La strana alleanza per le urne
I
l primo è il partito Renzi-Grillo-Salvini-Meloni, che ha ottenuto di cominciare al più presto, già il 27, la discussione parlamentare sulle modifiche da apportare alle leggi elettorali uscite dalle due sentenze della Corte costituzionale che hanno cassato il Porcellum e l’Italicum, per concluderla in tempi brevissimi, e in caso di accordo anche a colpi di fiducia, e andare alle urne a giugno. L’ipotesi su cui questa strana alleanza tra l’ex premier battuto nel referendum e tre dei maggiori responsabili della sua sconfitta potrebbe stringere un patto temporaneo sarebbe di esportare anche al Senato l’ex Italicum, che la Consulta ha trasformato in legge a un solo turno, con il premio di maggioranza molto eventuale riservato alla lista che riesce a superare il 40%.
E con i cento capilista bloccati ma privati del potere (sostituito con il sorteggio) di scegliere il collegio dove essere eletti, per determinare con la propria rinuncia l’ascesa dei numeri due. Reggerà o no l’intesa? Nel Parlamento esausto, sopravvissuto a una legislatura fallimentare, che ha visto un’intera stagione riformatrice cancellata dai risultati referendari, qualsiasi previsione è azzardata: limitiamoci a dire che per il momento il partito del voto a giugno può contare su due terzi dei deputati e senatori, ma è consapevole della fragilità degli accordi tra avversari che restano tali e di qui a poco si contenderanno la guida del Paese con opposti argomenti e senza esclusione di colpi.

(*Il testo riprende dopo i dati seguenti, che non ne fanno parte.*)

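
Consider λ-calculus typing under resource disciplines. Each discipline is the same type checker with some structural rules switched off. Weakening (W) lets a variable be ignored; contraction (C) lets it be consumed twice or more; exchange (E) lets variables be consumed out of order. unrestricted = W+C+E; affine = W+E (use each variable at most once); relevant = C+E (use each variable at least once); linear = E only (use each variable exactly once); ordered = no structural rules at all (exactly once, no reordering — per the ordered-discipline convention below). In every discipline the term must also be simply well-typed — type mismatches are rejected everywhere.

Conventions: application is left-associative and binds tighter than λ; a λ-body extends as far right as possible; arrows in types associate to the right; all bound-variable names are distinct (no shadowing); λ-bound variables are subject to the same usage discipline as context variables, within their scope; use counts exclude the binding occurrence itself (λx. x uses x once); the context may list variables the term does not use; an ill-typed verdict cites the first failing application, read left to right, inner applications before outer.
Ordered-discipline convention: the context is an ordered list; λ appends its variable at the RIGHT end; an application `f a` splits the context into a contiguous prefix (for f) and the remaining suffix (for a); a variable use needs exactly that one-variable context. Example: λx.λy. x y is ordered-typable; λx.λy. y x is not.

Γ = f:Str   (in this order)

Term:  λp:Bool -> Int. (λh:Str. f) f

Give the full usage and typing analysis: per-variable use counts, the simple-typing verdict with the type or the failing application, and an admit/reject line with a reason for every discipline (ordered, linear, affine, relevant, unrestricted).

counts: f ×2, p [bound] ×0, h [bound] ×0
uses in reading order: f, f
typing: well-typed — term : (Bool -> Int) -> Str
ordered ✗ (f ×2 used more than once (contraction); p, h never used (weakening))
linear ✗ (f ×2 used more than once (contraction); p, h never used (weakening))
affine ✗ (f ×2 used more than once (contraction))
relevant ✗ (p, h never used (weakening))
unrestricted ✓ (simply typable at (Bool -> Int) -> Str; W, C, E all held)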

Il secondo partito, che punta alla conclusione naturale della legislatura nel febbraio 2018, ha trovato ieri a sorpresa un autorevole portavoce nell’ex capo dello Stato Napolitano: il quale, alleato fino a ieri con Renzi nella partita delle riforme, adesso è diventato, non suo nemico, ma avversario del modo in cui il leader del Pd sta cercando di andare al voto a rotta di collo. Accanto al Presidente emerito della Repubblica sono schierati i due presidenti delle Camere Grasso e Boldrini, il leader della minoranza Pd Bersani – che in un’intervista all’Huffington Post ha rotto gli indugi, minacciando anche lui di uscire dal Pd per formare «un nuovo Ulivo» e chiedendo che il governo sia lasciato governare e la legislatura durare fino a scadenza -, Sinistra italiana, il ministro degli Esteri Alfano, il leader centrista Casini, e un Berlusconi voglioso, sì, di allungare i tempi, ma renitente a stare in questa compagnia. Inoltre, dietro la facciata ufficiale del partito del 2018, si muovono quelli che di tanto in tanto ci si ostina ancora a definire «poteri forti»: una parte del Vaticano, le ambasciate di importanti partners europei, Bankitalia e i vertici dei principali istituti di credito italiani inquieti per la risalita dello spread, gli osservatori delle banche d’affari straniere, la Confindustria. I dubbi di questo largo fronte sono emersi la sera del 4 dicembre, di fronte alla clamorosa vittoria del «No» e al rischio, per l’Italia, di andare indietro tutta rispetto al percorso virtuoso delle riforme degli ultimi anni. Un timore che la piega che stanno prendendo le cose non contribuirà certo a fugare.
È difficile dire a questo punto cosa farà Mattarella. Stretto tra questi due partiti trasversali, il Presidente ascolterà tutti e alla fine deciderà in solitudine: com’è suo dovere in una circostanza così delicata.